CALGARY, ALTA. — Mid-year reports show strong signs of recovery for Alberta’s economy, officials say.
According to the province, drilling activity and oil production have increased while business output remains solid, with manufacturing shipments and non-energy exports up more than 20 per cent year-to-date.
Housing activity and retail spending also continue to be robust. Private sector construction spending is also picking up and the province expects employment will continue to improve.
Alberta has gained more than 103,000 jobs since the start of the year. According to the October jobs report, the unemployment rate fell to 7.6 per cent. Overall, it is forecast to average 8.8 per cent this year, down from 11.4 per cent in 2020. It is forecast to drop to 5.7 per cent in 2024.
The province cited the Job Creation Tax Cut and other efforts to make Alberta a competitive business environment as a major part of the economic success.
The report showed corporate income tax revenue of $2.9 billion is forecast for 2021-22, $1 billion more than what was forecast in February’s budget. This revenue is now forecast to increase by an average of 19 per cent over the next two years to reach $4.1 billion in 2023-24 as growth in investment and profits continue.

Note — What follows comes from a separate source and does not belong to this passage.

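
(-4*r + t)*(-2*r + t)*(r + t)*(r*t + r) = 8*r^4*t + 8*r^4 + 2*r^3*t^2 + 2*r^3*t - 5*r^2*t^3 - 5*r^2*t^2 + r*t^4 + r*t^3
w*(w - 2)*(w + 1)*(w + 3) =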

“Our persistent focus on attracting new investment and improving competitiveness for our key sectors is making a difference,” said Travis Toews, president of the treasury board and minister of finance, in a press release. “We are seeing billions of dollars of new investment and capital deployed in the province, and it’s happening in hydrogen, tech, aerospace, petrochemicals and many other areas. As we maintain responsible fiscal management, Alberta will reap the rewards of a more stable and prosperous future.”